Things changed at the beginning of 1939, however, when two more rotors were added. Instead of having three rotors, Enigma operators could choose any three out of the five rotors available, which gave them 60 possible rotor orders instead of six. In addition, ten cables were used to connect letters on the plugboard, rather than the six used previously, which made it a lot harder to use the old method to determine the connections even if the correct rotor settings were known. (Later models even featured eight choices of rotor, up to three choices of reflector wiring, middle rotors which moved forward twice during each full rotation of the right rotor, and extra scrambling elements. Moreover, each branch of the German government and other Axis powers used different models, setups, and procedures.) Clearly, more Bomba machines would be needed to test so many more rotor orders efficiently, however, the Polish did not have the resources to do this.

As Germany withdrew from its non-aggression treaty with Poland in April 1939, it seemed inevitable that Poland would soon be invaded. Instead of destroying the Bomba machines and other secrets about Enigma decryption, the Polish cipher office arranged a meeting with French and British codebreakers in July, sending Enigma replicas and Bomba blueprints over to France and Britain, in hopes that the allies could build on their work.

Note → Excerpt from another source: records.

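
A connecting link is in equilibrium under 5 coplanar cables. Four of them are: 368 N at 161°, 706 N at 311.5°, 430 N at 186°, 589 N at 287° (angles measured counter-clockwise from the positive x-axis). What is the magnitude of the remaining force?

F ≈ 1030 N

Sum the known components: ΣF_x = -135.6 N, ΣF_y = -1017 N.
For equilibrium the remaining force must supply (−ΣF_x, −ΣF_y) = (135.6, 1017) N.
Magnitude = √((135.6)² + (1017)²) = 1026 N; direction = atan2(1017, 135.6) = 82.4°.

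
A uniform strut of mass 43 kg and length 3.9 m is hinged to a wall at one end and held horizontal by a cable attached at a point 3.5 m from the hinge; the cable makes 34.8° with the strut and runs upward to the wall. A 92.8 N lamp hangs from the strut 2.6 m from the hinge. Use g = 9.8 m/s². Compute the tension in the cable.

T ≈ 532 N

Take torques about the hinge: T sin 34.8° · 3.5 = 43×9.8×1.95 + 92.8×2.6 = 1063 N·m.
So T = 1063 / (0.5707 × 3.5) = 532.17 N.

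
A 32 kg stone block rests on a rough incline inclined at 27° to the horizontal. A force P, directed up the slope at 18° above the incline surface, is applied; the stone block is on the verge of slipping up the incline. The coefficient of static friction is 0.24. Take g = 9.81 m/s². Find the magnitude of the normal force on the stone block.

N ≈ 217 N

On the verge of sliding up the incline, friction equals μN and acts down the slope.
Perpendicular: N + P sin 18° = W cos 27° = 279.7 N.
Along incline: P cos 18° = W sin 27° + μN  with W sin 27° = 142.5 N.
Solving the pair for P and N: P = 204.5 N, N = 216.5 N (and f = μN = 51.96 N).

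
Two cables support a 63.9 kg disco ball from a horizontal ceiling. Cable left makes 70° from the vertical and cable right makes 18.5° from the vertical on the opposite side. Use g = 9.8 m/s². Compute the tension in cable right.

Angles from the horizontal: cable left is 90° − 70° = 20°, cable right is 90° − 18.5° = 71.5°.
Weight W = 63.9 × 9.8 = 626.2 N acts straight down.
Horizontal: T_left cos 20° = T_right cos 71.5°  →  T_left = 0.3377 T_right.
Vertical: T_left sin 20° + T_right sin 71.5° = 626.2.
Substituting the horizontal relation into the vertical equation gives 1.064 T_right = 626.2, so T_right = 588.7 N.

T_right ≈ 589 N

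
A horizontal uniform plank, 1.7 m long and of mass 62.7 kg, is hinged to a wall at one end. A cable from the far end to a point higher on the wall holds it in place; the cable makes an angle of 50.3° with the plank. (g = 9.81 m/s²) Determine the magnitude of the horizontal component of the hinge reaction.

H_x ≈ 255 N

Take torques about the hinge: T sin 50.3° · 1.7 = 62.7×9.81×0.85 = 522.82 N·m.
So T = 522.82 / (0.7694 × 1.7) = 399.72 N.
ΣF_x = 0: H_x = T cos 50.3° = 255.33 N.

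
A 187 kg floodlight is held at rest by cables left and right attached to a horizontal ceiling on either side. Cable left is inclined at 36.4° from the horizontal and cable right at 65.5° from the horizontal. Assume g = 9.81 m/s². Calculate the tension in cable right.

T_right ≈ 1510 N

Weight W = 187 × 9.81 = 1834 N acts straight down.
Horizontal: T_left cos 36.4° = T_right cos 65.5°  →  T_left = 0.5152 T_right.
Vertical: T_left sin 36.4° + T_right sin 65.5° = 1834.
Substituting the horizontal relation into the vertical equation gives 1.216 T_right = 1834, so T_right = 1509 N.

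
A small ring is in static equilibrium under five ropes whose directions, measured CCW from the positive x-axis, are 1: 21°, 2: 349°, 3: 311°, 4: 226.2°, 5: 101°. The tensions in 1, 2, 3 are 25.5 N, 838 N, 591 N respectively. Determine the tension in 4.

T_4 ≈ 1340 N

Resolve: ΣF_x = 25.5 cos 21° + 838 cos 349° + 591 cos 311° + T_4 cos 226.2° + T_5 cos 101° = 0.
        ΣF_y = 25.5 sin 21° + 838 sin 349° + 591 sin 311° + T_4 sin 226.2° + T_5 sin 101° = 0.
The known terms sum to (1234, -596.8) N, so -0.6921 T_4 − 0.1908 T_5 = -1234 and -0.7218 T_4 + 0.9816 T_5 = 596.8.
Solving simultaneously: T_4 = 1343 N, T_5 = 1596 N.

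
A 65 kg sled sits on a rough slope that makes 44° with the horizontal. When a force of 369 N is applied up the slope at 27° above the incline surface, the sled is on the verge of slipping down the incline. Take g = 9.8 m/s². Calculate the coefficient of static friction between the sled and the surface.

On the verge of sliding down the incline, friction is at its maximum μN and acts up the slope.
Perpendicular to incline: N = W cos 44° − P sin 27° = 458.2 − 167.5 = 290.7 N.
Along incline: P cos 27° + μN = W sin 44° → μ = (W sin 44° − P cos 27°) / N = 0.3912.

μ ≈ 0.391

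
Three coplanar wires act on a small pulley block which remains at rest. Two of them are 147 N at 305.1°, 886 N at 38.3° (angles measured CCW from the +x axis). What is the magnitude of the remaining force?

F ≈ 890 N

Sum the known components: ΣF_x = 779.8 N, ΣF_y = 428.9 N.
For equilibrium the remaining force must supply (−ΣF_x, −ΣF_y) = (-779.8, -428.9) N.
Magnitude = √((-779.8)² + (-428.9)²) = 890 N; direction = atan2(-428.9, -779.8) = 208.8°.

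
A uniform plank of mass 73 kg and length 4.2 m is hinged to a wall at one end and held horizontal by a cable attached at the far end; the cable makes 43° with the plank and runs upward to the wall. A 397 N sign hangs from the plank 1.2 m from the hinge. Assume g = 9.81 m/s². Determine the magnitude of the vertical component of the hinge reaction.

Take torques about the hinge: T sin 43° · 4.2 = 73×9.81×2.1 + 397×1.2 = 1980.3 N·m.
So T = 1980.3 / (0.6820 × 4.2) = 691.34 N.
ΣF_y = 0: H_y = (73×9.81 + 397) − T sin 43° = 1113.1 − 471.49 = 641.64 N.

|H_y| ≈ 642 N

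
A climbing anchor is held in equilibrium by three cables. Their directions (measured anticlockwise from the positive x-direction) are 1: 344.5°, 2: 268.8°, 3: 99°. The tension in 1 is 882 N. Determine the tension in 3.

T_3 ≈ 4830 N

Resolve: ΣF_x = 882 cos 344.5° + T_2 cos 268.8° + T_3 cos 99° = 0.
        ΣF_y = 882 sin 344.5° + T_2 sin 268.8° + T_3 sin 99° = 0.
The known terms sum to (849.9, -235.7) N, so -0.0209 T_2 − 0.1564 T_3 = -849.9 and -0.9998 T_2 + 0.9877 T_3 = 235.7.
Solving simultaneously: T_2 = 4532 N, T_3 = 4826 N.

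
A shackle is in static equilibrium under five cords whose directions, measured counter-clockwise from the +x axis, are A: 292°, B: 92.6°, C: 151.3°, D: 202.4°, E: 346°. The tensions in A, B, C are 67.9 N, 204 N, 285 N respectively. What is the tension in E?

Resolve: ΣF_x = 67.9 cos 292° + 204 cos 92.6° + 285 cos 151.3° + T_D cos 202.4° + T_E cos 346° = 0.
        ΣF_y = 67.9 sin 292° + 204 sin 92.6° + 285 sin 151.3° + T_D sin 202.4° + T_E sin 346° = 0.
The known terms sum to (-233.8, 277.7) N, so -0.9245 T_D + 0.9703 T_E = 233.8 and -0.3811 T_D − 0.2419 T_E = -277.7.
Solving simultaneously: T_D = 358.7 N, T_E = 582.8 N.

T_E ≈ 583 N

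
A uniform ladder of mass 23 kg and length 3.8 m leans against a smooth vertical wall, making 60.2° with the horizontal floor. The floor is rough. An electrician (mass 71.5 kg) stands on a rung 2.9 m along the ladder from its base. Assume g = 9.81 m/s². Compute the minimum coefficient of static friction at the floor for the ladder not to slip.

μ_min ≈ 0.400

ΣF_y = 0: N_floor = 23×9.81 + 71.5×9.81 = 927.05 N.
Torques about the foot: N_wall · 3.8 sin 60.2° = 23×9.81×1.9 cos 60.2° + 71.5×9.81×2.9 cos 60.2° → N_wall = 371.17 N.
ΣF_x = 0: f_floor = N_wall = 371.17 N.
μ_min = f_floor / N_floor = 371.17 / 927.05 = 0.4004.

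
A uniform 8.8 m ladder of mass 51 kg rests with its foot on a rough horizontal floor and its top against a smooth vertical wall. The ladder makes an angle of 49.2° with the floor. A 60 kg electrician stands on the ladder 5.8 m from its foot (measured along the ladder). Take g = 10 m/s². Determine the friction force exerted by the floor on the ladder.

f ≈ 561 N

Torques about the foot: N_wall · 8.8 sin 49.2° = 51×10×4.4 cos 49.2° + 60×10×5.8 cos 49.2° → N_wall = 561.46 N.
ΣF_x = 0: f_floor = N_wall = 561.46 N.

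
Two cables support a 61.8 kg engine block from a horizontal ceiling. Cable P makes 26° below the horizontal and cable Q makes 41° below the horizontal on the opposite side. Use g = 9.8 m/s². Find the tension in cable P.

Weight W = 61.8 × 9.8 = 605.6 N acts straight down.
Horizontal: T_P cos 26° = T_Q cos 41°  →  T_Q = 1.191 T_P.
Vertical: T_P sin 26° + T_Q sin 41° = 605.6.
Substituting the horizontal relation into the vertical equation gives 1.22 T_P = 605.6, so T_P = 496.6 N.

T_P ≈ 497 N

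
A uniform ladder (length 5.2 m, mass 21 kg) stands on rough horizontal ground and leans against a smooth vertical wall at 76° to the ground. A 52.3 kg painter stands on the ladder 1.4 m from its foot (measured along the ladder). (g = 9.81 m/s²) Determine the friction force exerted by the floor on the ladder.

Torques about the foot: N_wall · 5.2 sin 76° = 21×9.81×2.6 cos 76° + 52.3×9.81×1.4 cos 76° → N_wall = 60.122 N.
ΣF_x = 0: f_floor = N_wall = 60.122 N.

f ≈ 60.1 N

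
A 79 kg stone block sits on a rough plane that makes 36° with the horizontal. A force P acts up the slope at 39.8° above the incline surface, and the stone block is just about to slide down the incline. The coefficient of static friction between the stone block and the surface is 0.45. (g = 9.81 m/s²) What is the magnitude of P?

P ≈ 361 N

On the verge of sliding down the incline, friction equals μN and acts up the slope.
Perpendicular: N + P sin 39.8° = W cos 36° = 627 N.
Along incline: P cos 39.8° + μN = W sin 36° with W sin 36° = 455.5 N.
Solving the pair for P and N: P = 361 N, N = 395.9 N (and f = μN = 178.1 N).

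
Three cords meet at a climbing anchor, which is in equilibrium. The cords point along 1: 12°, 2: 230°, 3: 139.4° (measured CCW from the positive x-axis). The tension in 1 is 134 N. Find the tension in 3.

Resolve: ΣF_x = 134 cos 12° + T_2 cos 230° + T_3 cos 139.4° = 0.
        ΣF_y = 134 sin 12° + T_2 sin 230° + T_3 sin 139.4° = 0.
The known terms sum to (131.1, 27.86) N, so -0.6428 T_2 − 0.7593 T_3 = -131.1 and -0.7660 T_2 + 0.6508 T_3 = -27.86.
Solving simultaneously: T_2 = 106.5 N, T_3 = 82.50 N.

T_3 ≈ 82.5 N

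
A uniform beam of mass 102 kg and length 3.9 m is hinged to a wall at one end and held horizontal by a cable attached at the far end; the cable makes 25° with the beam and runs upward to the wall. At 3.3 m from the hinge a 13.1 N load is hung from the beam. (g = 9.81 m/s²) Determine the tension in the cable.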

Famously, Alan Turing and many others at Bletchley Park would go on to use this information throughout the second world war to break each successively stronger version of Enigma employed by the German military. Turing’s design for a new electromechanical decryption machine was heavily influenced by the Polish Bomba and was called the Bombe in its honour. Although the contribution by Polish mathematicians remained unknown for decades after the war, their work was declassified towards the end of last century and people started to recognise their great achievements. In front of the Imperial Castle in Poznań, a bronze prism monument was dedicated to them, with the three faces bearing their names—Marian Rejewski, Henryk Zygalski, and Jerzy Różycki.

Kimi is a year 13 student who is interested in cryptology and abstract algebra, and would love to study maths at university. Apart from maths, she enjoys playing lacrosse and table tennis, but her favourite hobby is solving sudokus while holding a 20-minute plank.